Nearly 10 percent of 365 compliance professionals who completed Compliance Week’s coronavirus survey said their companies were ill-prepared for the pandemic. For these 31 companies—representing industries including banking, business services, government, manufacturing/retail, aerospace, government, and real estate—the outbreak caught them flat-footed. More than two-thirds of these companies were on the larger side—between 1,000-10,000 employees—and had international corporate footprints.
This article is from FRA's sister company, Compliance Week.
Conducted from March 24-26, the anonymous survey captured a moment in time for the coronavirus pandemic, which began in December 2019 in Wuhan, China. Over those three days, 130,000 new coronavirus cases were discovered worldwide, according to the World Health Organization. The crisis was ebbing in China and South Korea, in full force in Italy, Iran, and Spain, and beginning to overwhelm the healthcare system of New York City. Hot spots were also developing elsewhere in the United States.
Respondents who said their companies weren’t prepared said leadership didn’t take the coronavirus threat seriously as it gained steam in China. Risk assessment failed to recognize that the pandemic would morph from a faraway, supply chain disruption issue into a complete business shutdown at home.
These compliance professionals reported their business continuity plans were not adequately developed or tested. When shutdowns began, many of these businesses said they scrambled to convert their office employees to remote workers.
Some banks and other heavily regulated industries reported numerous problems transitioning their workforce.
“It’s just not my company but overall 70 percent of [multinational corporations] and banks who’s into compliance won’t give work from home due to customer data and other constraints, but now they are facing a really tough time due to it,” one survey respondent wrote. “Also, many compliance projects have been given for associates to work from home.”
Companies that had problems responding to the pandemic also reported communication issues, stemming from the company’s leaders having not adequately assessed its effect on their business and not having a fully formed plan. As a result, the companies said they were slow to relay vital information to their employees at a time of heightened uncertainty and anxiety.
“I think one of the lessons here is that there is a clear distinction between pro forma compliance and truly meaningful compliance that encompasses risk management and business continuity,” said Christopher Michaelson, a professor in the Department of Ethics and Business Law at the University of St. Thomas. “Not everything is necessarily bad news. We are learning new ways to cope with business challenges, to keep it going.”
The compliance profession has an opportunity to permanently expand itself beyond the “narrow focus” of regulatory compliance and tackle risk management and business continuity planning on a daily basis, said Carrie Penman, chief compliance officer at NAVEX Global.
“This is really a moment for the industry to shine,” she said.
Of those compliance professionals who rated their companies’ performance as “poor” or “very poor,” 80 percent reported not having a business continuity plan in place, compared to 44 percent of all respondents. Among compliance professionals who said their companies did perform well, having a tested, vetted business continuity plan in place was crucial.
“You can be strategic, or you can be reactive,” said Fabiana Lacerca-Allen, senior vice president compliance for Aimmune Therapeutics in Brisbane, Calif. “The idea is to get ahead of the curve.”
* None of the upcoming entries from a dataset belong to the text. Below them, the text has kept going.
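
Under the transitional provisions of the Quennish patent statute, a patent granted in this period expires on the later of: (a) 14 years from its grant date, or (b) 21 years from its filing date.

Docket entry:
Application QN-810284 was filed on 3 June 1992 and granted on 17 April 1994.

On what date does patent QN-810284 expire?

(a) grant + 14 years → 17 April 2008.
(b) filing + 21 years → 3 June 2013.
Later of the two: 3 June 2013.

2013-06-03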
Another marker of success is a robust company culture. If company leadership does not have a good rapport with its employees during normal times, it is not trusted to convey a hard truth in times of trouble.
“Companies with strong cultures are seeing employees rise to the challenge. They’re making good decisions and are being transparent,” said Penman.
“You’ve got to have your own culture in place,” said Keith Darcy, a compliance consultant with clients like Deloitte, and oil and gas companies. “Not just to save the business, but to keep the business’ reputation going, so that in the future you’ve got something to build on.”